Prove that for all integers $n$ if $3$ | $n^2$, then $3$ | $n$.
I figured using contrapostive was the best method by using the definition "an integer $k$ is not divisible by 3 if and only if there exists an integer $k$ such that $n=3k+1$ or $n=3k+2$. Also using the definition $a$ divides $b$ written $a$|$b$ if $b=ac$ for some $c$ in integers.
Here it goes:
$$3\nmid n$$
$$3k+1=3n$$
$$\frac{3k+1}{3}=n$$
You don't need to resort to proving the contrapositive; it's possible to prove the statement directly:
If we take as given that $3$ divides (exactly) one of the three consecutive numbers $n-1$, $n$, and $n+1$, then $3$ divides their product, $(n-1)n(n+1)=n^3-n$. Now if $3$ divides $n^2$, then it also divides $n^3$, and thus it divides the difference, $n^3-(n^3-n)=n$.

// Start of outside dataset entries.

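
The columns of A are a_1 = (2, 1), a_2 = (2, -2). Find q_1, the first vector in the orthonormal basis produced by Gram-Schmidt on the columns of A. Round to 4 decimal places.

a_1 = (2, 1); ‖a_1‖ = 2.2361, so q_1 = (0.8944, 0.4472).

q_1 = (0.8944, 0.4472)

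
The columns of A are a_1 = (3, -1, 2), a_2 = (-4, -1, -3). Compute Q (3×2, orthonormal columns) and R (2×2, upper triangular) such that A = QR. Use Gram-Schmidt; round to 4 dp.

Q = [[0.8018, -0.1543], [-0.2673, -0.9567], [0.5345, -0.2469]], R = [[3.7417, -4.5434], [0.0000, 2.3146]]

a_1 = (3, -1, 2); ‖a_1‖ = 3.7417, so e_1 = (0.8018, -0.2673, 0.5345).
e_1·a_2 = 0.8018·(-4) + (-0.2673)·(-1) + 0.5345·(-3) = -4.5434.
u_2 = a_2 + 4.5434·e_1 = (-0.3571, -2.2143, -0.5714).
‖u_2‖ = 2.3146, so e_2 = (-0.1543, -0.9567, -0.2469).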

Presumably you have had the division theorem.
For $n$ and integer there exist integer $k, r$ so that $n = 3k + r$ where $0 \le r < 3$. So $r = 0, 1$ or $2$.
Can you accept that?
If $r=0$ then $3|n$.
If $r = 1$ then $n^2 = (3k + 1)^2 = 9k^2 + 6k + 1 = 3(3k^2 + 2k) + 1$ and $3\not \mid n^2$ and that's a contradiction.
If $r = 2$ then $n^2= (3k + 2)^2 = 9k^2 + 12k + 4 = 3(k^2 + 4k+ 1) + 1$ and $3\not \mid n^2$ and that's a contradiction.
So if $3|n^2$ then the only possibility is $n = 3k$ for some $k$.
I believe a simpler way is to use the unique factorization to show that for
$$n = \prod_{i \, = \, 1}^{m} p_i^{a_i} \tag{1}\label{eq1}$$
where the $p_i$ are unique primes, means that
$$n^2 = \prod_{i \, = \, 1}^{m} p_i^{2a_i} \tag{2}\label{eq2}$$
Thus, if $3 \; \vert \; n^2$, then one of the $p_i$ must be $3$, so $3 \; \vert \; n$.
Also, using your suggestion, if $n = 3k + 1$ or $n = 3k + 2$, then $n^2 = 9k^2 + 6k + 1$ or $n^2 = 9k^2 + 12k + 4$. In either case, when dividing by $3$, there is a remainder of $1$, showing that $3$ doesn't divide $n^2$. But, as $3 \; \vert \; n^2$, then $n$ cannot be either of the $2$ forms, so it must be $n = 3k$, giving that $3 \; \vert \; n$. This is an example of proving what's requested using contrapositive as it shows that if $3 \not{\vert} \; n$, then $3 \not{\vert} \; n^2$.
In If $n \mid a^2 $, what is the largest $m$ for which $m \mid a$?, I prove this result:
Given $n = \prod p_i^{a_i}$, then the largest $m$ such that $m | a$ for all $a$ such that $n | a^2$ is $m = \prod p_i^{\lceil \frac{a_i}{2}\rceil}$.
If $n$ is a prime, $3$ in this problems case, then $n = 3^1$ so $m = 3^1$ also.